O cliente de luxo é quem mais procura esta zona, porque está farto de turismo de massas. E o que quer o cliente de luxo? Paz, sossego e relaxar. E o Palacete do Guerreiro tem todos esses elementos. Os nossos hóspedes de luxo vêm, almoçam, jantam, fazem massagens… Não se importam de pagar, porque o que querem é tranquilidade. Para nós é muito fácil trabalhar com estes hóspedes, porque fica tão agradecidos com o que oferecemos que se sentem em casa.
"A nível hoteleiro, precisamos de mais apoio por parte das instituições públicas para ajudar o interior de Portugal, sobretudo, a atrair (...) o hóspede de luxo"
A reabilitação de imóveis antigos em hotéis é tendência em Portugal? Porquê?
É difícil. Portugal tem um potencial turístico espetacular, porque tem tudo para ser um dos maiores países turísticos do mundo: sol, comida, tradição, património... Mas é certo que, a nível hoteleiro, precisamos de mais apoio por parte das instituições públicas para ajudar o interior de Portugal, sobretudo, para atrair esses hóspedes — o hóspede de luxo, o hóspede exclusivo. Não queremos turismo de massas, queremos turismo exclusivo.
O que poderia ser melhorado ao nível da legislação para facilitar a reabilitação de um imóvel antigo e transformá-lo num hotel ou noutro tipo de negócio?

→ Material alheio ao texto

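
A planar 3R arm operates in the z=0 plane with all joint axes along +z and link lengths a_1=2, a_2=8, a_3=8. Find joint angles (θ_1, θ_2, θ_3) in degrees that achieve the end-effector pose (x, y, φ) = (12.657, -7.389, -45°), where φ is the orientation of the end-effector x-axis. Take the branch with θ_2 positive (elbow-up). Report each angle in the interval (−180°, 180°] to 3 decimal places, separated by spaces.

wrist centre = target − a_3·(cos φ, sin φ) = (7.0001, -1.7321)
cos θ_2 = (52.0024−2²−8²)/(2·2·8) = -0.4999; θ_2 = 119.9951° (elbow-up)
β = atan2(-1.7321,7.0001) = -13.8983°; ψ = atan2(6.9285,-1.9994) = 106.0968°
θ_1 = β − ψ = -119.9952°
θ_3 = φ − θ_1 − θ_2 = -44.9999° (wrapped to (-180°,180°])

-119.995 119.995 -45.000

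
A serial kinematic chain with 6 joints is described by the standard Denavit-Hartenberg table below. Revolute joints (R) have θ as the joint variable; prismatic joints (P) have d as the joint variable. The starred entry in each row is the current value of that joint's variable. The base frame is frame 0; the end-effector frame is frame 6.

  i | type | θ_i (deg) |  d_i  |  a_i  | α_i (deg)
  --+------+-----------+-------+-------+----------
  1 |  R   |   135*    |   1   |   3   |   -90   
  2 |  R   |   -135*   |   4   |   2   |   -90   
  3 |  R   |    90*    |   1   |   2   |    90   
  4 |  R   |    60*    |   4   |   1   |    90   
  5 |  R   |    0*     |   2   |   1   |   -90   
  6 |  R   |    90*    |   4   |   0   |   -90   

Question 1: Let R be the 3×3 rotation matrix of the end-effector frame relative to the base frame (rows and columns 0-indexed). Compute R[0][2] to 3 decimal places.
0.079

End-effector z-axis (col 2 of R) = (0.0795,-0.7866,-0.6124)
R[0][2] = 0.0795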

Sobretudo no interior, porque acredito que nas grandes cidades de Portugal existem todos os meios possíveis para transformar um edifício histórico num estabelecimento público. Mas no interior é certo que falta dinamismo e rapidez por parte das instituições públicas. As licenças demoram muito. Não é fácil transformar um edifício histórico num hotel, num museu ou noutro segmento. O que quero dizer é que quem pretende investir num edifício histórico precisa de mais apoio institucional – não apenas financeiro – para que, juntos, consigamos evitar que os edifícios históricos em Portugal desapareçam. É extremamente importante.

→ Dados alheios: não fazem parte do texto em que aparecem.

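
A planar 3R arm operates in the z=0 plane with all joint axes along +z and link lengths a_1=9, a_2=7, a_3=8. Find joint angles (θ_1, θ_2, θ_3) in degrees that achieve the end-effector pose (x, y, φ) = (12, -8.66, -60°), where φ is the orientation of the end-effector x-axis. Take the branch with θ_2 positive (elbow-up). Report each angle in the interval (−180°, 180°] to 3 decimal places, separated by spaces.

wrist centre = target − a_3·(cos φ, sin φ) = (8.0000, -1.7318)
cos θ_2 = (66.9991−9²−7²)/(2·9·7) = -0.5000; θ_2 = 120.0005° (elbow-up)
β = atan2(-1.7318,8.0000) = -12.2146°; ψ = atan2(6.0621,5.5000) = 47.7838°
θ_1 = β − ψ = -59.9984°
θ_3 = φ − θ_1 − θ_2 = -120.0021° (wrapped to (-180°,180°])

-59.998 120.000 -120.002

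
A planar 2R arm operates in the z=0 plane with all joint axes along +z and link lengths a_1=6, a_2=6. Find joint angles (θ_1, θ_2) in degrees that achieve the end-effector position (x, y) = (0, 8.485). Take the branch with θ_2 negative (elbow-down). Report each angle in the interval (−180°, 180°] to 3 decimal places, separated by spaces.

135.002 -90.004

cos θ_2 = (71.9952−6²−6²)/(2·6·6) = -0.0001; θ_2 = -90.0038° (elbow-down)
β = atan2(8.4850,0.0000) = 90.0000°; ψ = atan2(-6.0000,5.9996) = -45.0019°
θ_1 = β − ψ = 135.0019°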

Como empreendedor em Oliveira do Hospital, recebi esse apoio por parte da câmara. Estou muito agradecido à câmara, porque me ajudaram muito a converter este espaço no hotel que é hoje. A Câmara de Oliveira do Hospital foi a primeira a vir ver o prédio quando o comprei, sem que eu os tenha contactado. Para mim, essa foi a primeira pedra deste projeto. A partir daí, facilitaram todo o tipo de apoio: desde canalizar a água até ao hotel, as estradas, todas as licenças, até a divulgação do palacete. Só posso estar agradecido, porque acho que não há muitas câmaras em Portugal a fazer o trabalho que esta câmara faz.
"Estamos abertos a qualquer prédio histórico que possamos recuperar, seja em Portugal, seja em Espanha"

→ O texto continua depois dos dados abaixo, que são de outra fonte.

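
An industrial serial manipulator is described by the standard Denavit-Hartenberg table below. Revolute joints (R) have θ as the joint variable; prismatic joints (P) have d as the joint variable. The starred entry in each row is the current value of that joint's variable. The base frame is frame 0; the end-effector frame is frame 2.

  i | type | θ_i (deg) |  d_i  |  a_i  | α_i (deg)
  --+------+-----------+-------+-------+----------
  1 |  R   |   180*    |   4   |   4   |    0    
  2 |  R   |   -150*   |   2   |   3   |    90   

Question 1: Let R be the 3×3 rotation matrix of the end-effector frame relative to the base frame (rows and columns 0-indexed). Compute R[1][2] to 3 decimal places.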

Enquanto empresário, planeia abrir mais hotéis de luxo com história em Portugal? Onde e porquê? Também tem negócios deste tipo em Espanha ou noutros países?
O nosso conceito são hotéis históricos em locais classificados como Património da Humanidade. E estamos abertos a qualquer prédio histórico que possamos recuperar. Seja em Portugal, seja em Espanha, estamos a analisar outros projetos. Mas o que queremos agora é dar essência ao palacete, porque este é o primeiro projeto deste tipo. Antes de agarrar noutro projeto, queremos valorizar o palacete, a região da Serra da Estrela e Oliveira do Hospital.